[PATCH v3 1/6] arm64: make huge_ptep_get handled unaligned addresses

Dev Jain dev.jain at arm.com
Mon Jul 6 03:52:25 PDT 2026



On 06/07/26 2:15 pm, David Hildenbrand (Arm) wrote:
> On 7/5/26 10:08, Dev Jain wrote:
>>
>>
>> On 05/07/26 1:05 pm, Andrew Morton wrote:
>>> On Fri,  3 Jul 2026 11:41:54 +0000 Dev Jain <dev.jain at arm.com> wrote:
>>>
>>>> huge_ptep_get() can be handed a virtual address pointing to the middle of
>>>> a contpmd/contpte mapped hugetlb folio (examples of callers are
>>>> pagemap_hugetlb_range, page_mapped_in_vma).
>>>>
>>>> The arm64 helper rewalks the pgtables in find_num_contig to answer whether
>>>> the huge pte we have maps a contpmd or a contpte hugetlb folio, and
>>>> returns CONT_PMDS or CONT_PTES, so that it can collect a/d bits over the
>>>> contiguous ptes. We can falsely return CONT_PTES instead of CONT_PMDS
>>>> if the addr is not aligned.
>>>>
>>>> Fix this by aligning the pmdp pointer down to a contpmd base before
>>>> checking equality with the passed huge pte pointer, to correctly answer
>>>> whether the huge pte is the base of a contpmd block.
>>>>
>>>> Fixes: 29cb80519689 ("arm64: hugetlb: Cleanup huge_pte size discovery mechanisms")
>>>> Cc: stable at vger.kernel.org
>>>
>>> Please describe the userspace-visible effects of bugs when fixing them.
>>> Particularly when cc:stable is proposed.  Thanks.
>>
>> Forgot for this one.

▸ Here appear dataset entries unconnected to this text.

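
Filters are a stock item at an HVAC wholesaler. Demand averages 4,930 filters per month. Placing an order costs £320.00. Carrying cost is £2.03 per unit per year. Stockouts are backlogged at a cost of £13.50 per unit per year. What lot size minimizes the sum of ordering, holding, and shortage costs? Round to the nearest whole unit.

Annual demand D = 4,930 × 12 = 59,160.
With planned backorders, Q* = √(2DS/H) · √((H+B)/B).
√(2DS/H) = √(2 × 59,160 × 320 / 2.03) = 4318.730.
√((H+B)/B) = √((2.03+13.5)/13.5) = 1.0726.
Q* ≈ 4632.068.

Q* ≈ 4,632 filters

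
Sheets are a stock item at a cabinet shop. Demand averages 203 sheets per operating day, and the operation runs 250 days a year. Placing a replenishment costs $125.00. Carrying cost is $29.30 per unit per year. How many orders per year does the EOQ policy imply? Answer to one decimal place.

N ≈ 77.1 orders per year

Annual demand D = 203 × 250 = 50,750.
EOQ = √(2DS/H) = √(2 × 50,750 × 125 / 29.3) ≈ 658.04.
Orders per year = D / Q* = 50,750 / 658.04 ≈ 77.123.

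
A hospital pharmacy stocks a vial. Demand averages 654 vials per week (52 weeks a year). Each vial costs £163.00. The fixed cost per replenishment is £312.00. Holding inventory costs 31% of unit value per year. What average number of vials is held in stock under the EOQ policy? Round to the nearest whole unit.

Average inventory ≈ 324 vials

Annual demand D = 654 × 52 = 34,008.
Holding cost H = 0.31 × £163.00 = £50.5300 per unit per year.
EOQ = √(2DS/H) = √(2 × 34,008 × 312 / 50.53) ≈ 648.05.
Average inventory = Q*/2 ≈ 648.05 / 2 = 324.025.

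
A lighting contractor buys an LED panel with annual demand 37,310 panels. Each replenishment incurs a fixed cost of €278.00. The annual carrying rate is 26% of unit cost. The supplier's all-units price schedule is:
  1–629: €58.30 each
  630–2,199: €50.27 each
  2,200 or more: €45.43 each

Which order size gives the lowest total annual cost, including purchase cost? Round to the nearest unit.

Holding cost per unit per year at price C is H = 0.26·C.
Evaluate total cost at each tier's feasible EOQ or, if the EOQ is below the tier, at the tier's minimum quantity.
Tier 1 (€58.30): EOQ = 1169.8 exceeds tier's upper bound 629, so this tier is dominated.
EOQ at €50.27 = 1259.8 (feasible in tier 2): TC = 37,310×€50.27 + (37,310/1259.8)×278 + (1259.8/2)×0.26×€50.27 = €1,892,039.81.
EOQ at €45.43 = 1325.2 < 2200, so use break Q=2200: TC = 37,310×€45.43 + (37,310/2200.0)×278 + (2200.0/2)×0.26×€45.43 = €1,712,700.91.
Lowest total cost is €1,712,700.91 at Q = 2200.0.

Q* ≈ 2,200 panels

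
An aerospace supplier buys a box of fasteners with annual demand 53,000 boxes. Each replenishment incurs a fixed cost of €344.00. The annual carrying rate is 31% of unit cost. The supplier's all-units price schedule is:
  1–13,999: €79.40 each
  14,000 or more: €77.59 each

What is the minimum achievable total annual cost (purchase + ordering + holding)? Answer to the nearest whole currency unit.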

It should be, on systems where CONT_PTES != CONT_PMDS
>> (meaning page size is 16K) we could collect excess a/d bit state, meaning
>> extra work for the kernel.
> 
> Even worse, right? We could walk 128 entries, when we really should just walk 16
> (IIRC) entries, possibly reading garbage or even worse, into a memory hole at
> the end of memory?

Hmm I was thinking that the checks pte_dirty() and pte_young() wouldn't care whether
the pte is garbage. But, we could actually dereference a ptep pointer not having
backing memory at all.

Does the following sound good?

"On systems where CONT_PTES != CONT_PMDS (meaning page size is 16K), we could collect
excess a/d bit state, meaning extra work for the kernel. Even worse, we may iterate
beyond the PTE table and dereference a garbage ptep pointer to access physical
memory we don't own. Since the ptep pointer is a linear map address, we may run off
the end of the linear map, dereference a VA not mapped into the kernel pgtables and
cause kernel panic."

Although I checked on arm64, there is no case in which there is a hole after the
linear map, but still that assumption shouldn't be made.